Dramaturgo

La cosa cultural y tal anda jodida y la imaginación de empresarios y promotores se ha disparado. En Italia hay un museo de arte que ha organizado una exposición con obras hechas con salchichones y dejan que el público se las coma. En Alemania hay una orquesta que interpreta a Mozart completamente desnudos y dicen que se llena de melómanos (y otros maniáticos) el auditorio. En Alicante, mi amigo Manolo, director del Teatro Principal, regala bombones a la salida de los espectáculos para dejar siempre buen sabor de boca, haya tenido éxito o no. Una compañía de teatro española envía la propaganda de su producción El arte de destrozar una comedia dentro de una lata de sardinas, que debe abrirse como cualquier lata de sardinas. Una biblioteca de Bélgica tiene perfumados los libros según el título: olor de camelias para leer a los románticos; a humo de fogata para Robison Crusoe; a azufre para Fausto, a lavanda inglesa para Shakespeare y así hasta llenar pituitarias al ritmo de poemas y frases. Un teatro de Nueva York está dispuesto a dejar fumar en su interior para atraer a los ejecutivos que fuman como posesos en las puertas de sus despachos y se hielan en invierno. En Madrid hay una sala que entrega tomates a los espectadores para que los arrojen, si es preciso (que es siempre), al final de la actuación.

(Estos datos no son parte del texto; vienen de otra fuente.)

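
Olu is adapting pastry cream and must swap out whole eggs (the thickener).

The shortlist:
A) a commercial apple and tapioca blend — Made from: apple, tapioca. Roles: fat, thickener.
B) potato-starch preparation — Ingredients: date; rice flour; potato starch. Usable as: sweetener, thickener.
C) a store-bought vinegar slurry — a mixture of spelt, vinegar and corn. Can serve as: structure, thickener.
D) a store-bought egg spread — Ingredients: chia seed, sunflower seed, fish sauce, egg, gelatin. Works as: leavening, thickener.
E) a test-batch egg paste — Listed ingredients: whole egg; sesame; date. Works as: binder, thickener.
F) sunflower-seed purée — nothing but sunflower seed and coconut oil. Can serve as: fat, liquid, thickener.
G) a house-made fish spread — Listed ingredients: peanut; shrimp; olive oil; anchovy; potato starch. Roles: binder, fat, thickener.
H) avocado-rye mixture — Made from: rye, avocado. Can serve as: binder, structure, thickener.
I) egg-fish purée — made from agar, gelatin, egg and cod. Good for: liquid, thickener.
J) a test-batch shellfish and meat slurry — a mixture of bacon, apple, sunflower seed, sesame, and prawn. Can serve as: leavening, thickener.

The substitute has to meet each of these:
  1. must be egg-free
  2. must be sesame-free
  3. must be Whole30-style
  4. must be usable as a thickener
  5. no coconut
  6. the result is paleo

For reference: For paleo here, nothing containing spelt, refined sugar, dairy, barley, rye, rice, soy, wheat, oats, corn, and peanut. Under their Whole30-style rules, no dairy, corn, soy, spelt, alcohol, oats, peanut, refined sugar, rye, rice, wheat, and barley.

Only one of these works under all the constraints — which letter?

A

A: only tapioca and apple; none excluded — OK
B: has rice flour, so not paleo; has rice flour, so not Whole30-style — no
C: has corn, so not paleo; has corn, so not Whole30-style — out
D: has egg, so not egg-free — reject
E: has whole egg, so not egg-free; has sesame, so not sesame-free — out
F: has coconut oil, so not coconut-free — reject
G: has peanut, so not paleo; has peanut, so not Whole30-style — reject
H: has rye, so not paleo; has rye, so not Whole30-style — out
I: has egg, so not egg-free — out
J: has sesame, so not sesame-free — reject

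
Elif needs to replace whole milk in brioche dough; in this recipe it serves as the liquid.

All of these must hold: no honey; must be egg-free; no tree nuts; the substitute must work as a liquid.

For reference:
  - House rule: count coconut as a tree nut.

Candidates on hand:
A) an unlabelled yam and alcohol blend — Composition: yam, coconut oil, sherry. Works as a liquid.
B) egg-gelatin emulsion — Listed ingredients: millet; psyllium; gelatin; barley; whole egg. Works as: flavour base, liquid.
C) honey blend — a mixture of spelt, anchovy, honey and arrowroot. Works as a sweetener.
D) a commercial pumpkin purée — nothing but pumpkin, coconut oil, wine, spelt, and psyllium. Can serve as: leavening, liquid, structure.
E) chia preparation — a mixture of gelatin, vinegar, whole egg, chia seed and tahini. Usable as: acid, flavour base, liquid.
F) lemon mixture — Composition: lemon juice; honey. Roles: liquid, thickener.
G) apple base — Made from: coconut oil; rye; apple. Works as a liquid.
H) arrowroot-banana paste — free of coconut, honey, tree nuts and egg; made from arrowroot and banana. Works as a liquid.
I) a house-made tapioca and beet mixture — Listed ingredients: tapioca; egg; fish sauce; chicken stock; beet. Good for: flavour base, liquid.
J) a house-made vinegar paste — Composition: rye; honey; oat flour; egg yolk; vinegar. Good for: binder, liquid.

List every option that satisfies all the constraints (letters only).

H

A: has coconut oil, so not tree-nut-free — no
B: has whole egg, so not egg-free — out
C: not usable as a liquid; has honey, so not honey-free — out
D: has coconut oil, so not tree-nut-free — out
E: has whole egg, so not egg-free — reject
F: has honey, so not honey-free — out
G: has coconut oil, so not tree-nut-free — out
H: works as a liquid, tree-nut-free, no honey — keep
I: has egg, so not egg-free — reject
J: has egg yolk, so not egg-free; has honey, so not honey-free — reject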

Desde que el ciego se ponía en una esquina y clamaba su desgracia para atraer al público y lanzar sus romances, el ser humano no ha dejado de ingeniar medios para aumentar la afición por lo culto (porque lo inculto ya se publicita con Boris, revistas del corazón y condes lequios), lo malo es que pueden llegar a tocarse los extremos si se pasan un pelín.